Associate spans with an end user

For a span to count under a user in the dashboard, it must carry a user identifier. In the OTLP path this comes from the span attribute user.id. When a span is ingested with this attribute (for an Observe project), the backend gets or creates an EndUser for that project and organization with that user_id (and optional user_id_type) and links the observation span to that end user. All spans with the same user.id in the same project contribute to that user’s metrics and appear in their detail view.

Set user attributes on a span

Set user.id (required). You can also set user.id.type (email, phone, uuid, custom), user.id.hash, and user.metadata (JSON) for display or filtering.

from fi_instrumentation import register, FITracer
from opentelemetry.trace import Status, StatusCode

trace_provider = register(
    project_type=ProjectType.OBSERVE,
    project_name="PROJECT_NAME",
)
tracer = FITracer(trace_provider.get_tracer(__name__))

with tracer.start_as_current_span("SPAN_NAME") as span:
    span.set_status(Status(StatusCode.OK))
    span.set_attribute("user.id", "vivek.gupta")
    span.set_attribute("user.id.type", "email")  # email | phone | uuid | custom
    span.set_attribute("user.id.hash", "<hash_for_the_user.id>")  # optional
    span.set_attribute("user.metadata", {})  # optional
    span.set_attribute("input.value", "input")
    span.set_attribute("output.value", "output")
const { register, ProjectType } = require("@traceai/fi-core");

const traceProvider = register({
    project_type: ProjectType.OBSERVE,
    project_name: "FUTURE_AGI"
});
const tracer = traceProvider.getTracer("manual-instrumentation-example");

tracer.startActiveSpan("SPAN_NAME", {}, (span) => {
    span.setAttribute("user.id", "vivek.gupta");
    span.setAttribute("user.id.type", "email");
    span.end();
});

Use context for many spans

To tag all spans in a block with the same user, use a context that sets user.id (and optional type/metadata) so every span in that block is linked to that end user. With the Python SDK you can use using_attributes and pass user_id (and optionally session_id).

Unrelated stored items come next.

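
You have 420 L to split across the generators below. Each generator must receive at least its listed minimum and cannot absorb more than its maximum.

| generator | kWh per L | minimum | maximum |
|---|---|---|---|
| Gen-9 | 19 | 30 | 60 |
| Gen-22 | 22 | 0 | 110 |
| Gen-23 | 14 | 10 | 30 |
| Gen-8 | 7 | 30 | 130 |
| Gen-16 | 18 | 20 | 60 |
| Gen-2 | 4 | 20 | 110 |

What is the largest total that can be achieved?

Meeting every minimum uses 30+0+10+30+20+20 = 110 L, leaving 310.
Order the generators by kWh per L: Gen-22 22 > Gen-9 19 > Gen-16 18 > Gen-23 14 > Gen-8 7 > Gen-2 4.
Gen-22 takes 110 more to reach its cap of 110 — 200 left.
Gen-9: +30 to 60 (cap) — 170 left.
Gen-16: +40 to 60 (cap) — 130 left.
Give Gen-23 20 more to hit its cap of 30 — 110 left.
Gen-8: +100 to 130 (cap) — 10 left.
Gen-2: +10 (room for 90) → 30. Pool exhausted.
Total = 19×60 + 22×110 + 14×30 + 7×130 + 18×60 + 4×30 = 6090.

6090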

from fi_instrumentation import using_attributes

with using_attributes(user_id="newuser@example.com", session_id="new-session"):
    response = client.chat.completions.create(
        model="gpt-3.5-turbo",
        messages=[{"role": "user", "content": "Write a haiku."}],
        max_tokens=20,
    )

Use the user dashboard in Observe

  • Open the project and go to the Users (user dashboard) view.
  • Table columns: user_id, activation date, last active, trace count, error count, session count, avg latency, LLM calls, eval pass rate, guardrail triggers, tokens, cost.
  • Search by user ID; apply filters as needed.
  • Click a user for detail: Summary metrics, Traces tab (trace ID, session, latency, input/output, evals, cost, annotations), Sessions tab (session ID, time range, trace count, evals, cost). Dashboard

Note

End users are unique per project and organization by (user_id, user_id_type). Sending the same user.id (and type) on spans in the same Observe project ties those spans to one end user in the dashboard.